Оправдываясь перед собой тем, что она только усовершенствует, только обточит свой дар, открывшийся в ней так неожиданно, Зара с головой нырнула в учебу и работу. Черт возьми! Если она не будет больше разбивать графины, а научится филигранно владеть своей биоэнергией, если обучится телекинезу, «кожному зрению» и телепатии и очистит свое тело от шлаков и грязи животного происхождения, ее допустят к экспериментам-путешествиям по генной памяти! И тогда она сама, своими глазами увидит великого хана Туши и первые татарские отряды, ворвавшиеся в Крым в восьмом веке! И юного крымского хана Шагин Гирея, влюбившего в себя престарелую Екатерину Вторую! И своего прапрапредка Бешмета!..
О Аллах! Ради такой цели она готова сутками сидеть в библиотеке, неделями голодать и часами медитировать. И никаких романов! Никаких! Знание выше чувства! Творчество выше вожделения! История выше сиюминутности!
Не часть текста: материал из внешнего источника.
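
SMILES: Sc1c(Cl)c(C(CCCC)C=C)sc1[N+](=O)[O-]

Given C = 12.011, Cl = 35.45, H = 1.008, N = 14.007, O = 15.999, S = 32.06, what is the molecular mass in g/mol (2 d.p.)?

291.81

Molecular formula: C11H14ClNO2S2.
M = 11×12.011 + 1×35.45 + 14×1.008 + 1×14.007 + 2×15.999 + 2×32.06 = 291.81 g/mol.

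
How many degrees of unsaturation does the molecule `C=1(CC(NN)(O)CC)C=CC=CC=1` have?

Molecular formula from the SMILES: C10H16N2O.
DoU = (2C + 2 + N − H − X)/2 = (2·10 + 2 + 2 − 16 − 0)/2 = 8/2 = 4.
(Structurally: 1 ring(s) + 3 π bond(s) = 4.)

4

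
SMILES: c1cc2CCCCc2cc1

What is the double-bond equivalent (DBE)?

Molecular formula from the SMILES: C10H12.
DoU = (2C + 2 + N − H − X)/2 = (2·10 + 2 + 0 − 12 − 0)/2 = 10/2 = 5.
(Structurally: 2 ring(s) + 3 π bond(s) = 5.)

5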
С татарской жесткостью очертив себя зоной недоступности и с зековской силой подавив в себе столь некстати проснувшуюся женственность, Зара ощутила, как резко изменилось отношение к ней мужчин. Словно, наткнувшись на ее биопанцирь, они разом потеряли к ней мужской интерес и перешли в совсем иной пласт отношений — деловой и внесексуальный. И только Шикалин попытался вскрыть ее панцирь, а еще точнее, просто накрыть Зару своим биополем, подчинить себе. Причем внешне это не выражалось никак — он не лез с интимными предложениями или намеками, не позволял себе никаких якобы случайных касаний плечом или рукой, не зазывал к себе в гости (как «староста» подневольных сотрудников Центра, он, единственный из мужчин, занимал отдельную комнату) и даже не переходил с Зарой на ты. Но, пользуясь своим начальственным положением, он был везде — заглядывал в библиотеку именно тогда, когда Зара упиралась в какую-то сложную формулу ДНК или в премудрости искривленного пространства Эйнштейна, приходил в лабораторию телекинеза в ту минуту, когда после трех часов безуспешных попыток сдвинуть концентрацией воли хотя бы лист бумаги Зара готова была биться головой о стенку, и возникал на волейбольной площадке в тот момент, когда крохотная Зара становилась под сетку «на блок». При этом он всегда был по-деловому доброжелателен, ровен, полон готовности объяснить, помочь, утешить и — не больше. И только ночью, во сне, Зара не просто чувствовала его где-то рядом с собой — о нет! Она физически ощущала его ласки, вес его горячего тела, силу его пальцев, сжимающих ей плечи, грудь, ягодицы, и его колено, разжимающее сопротивление ее сведенных ног. Она знала, что он насилует ее, сопротивлялась, боролась, извивалась и даже кусалась, но это всегда заканчивалось одним и тем же — она не могла проснуться до тех пор, пока он не взламывал ее сопротивление. И только когда его пламенеющий от вожделения член входил в ее плоть и завершал их изнурительную борьбу мощным оргазмом, только тогда что-то тяжелое и усталое сваливалось с нее, и Зара просыпалась в холодном поту, и слабой рукой щупала кровать рядом с собой, боясь действительно наткнуться пальцами на мужское тело.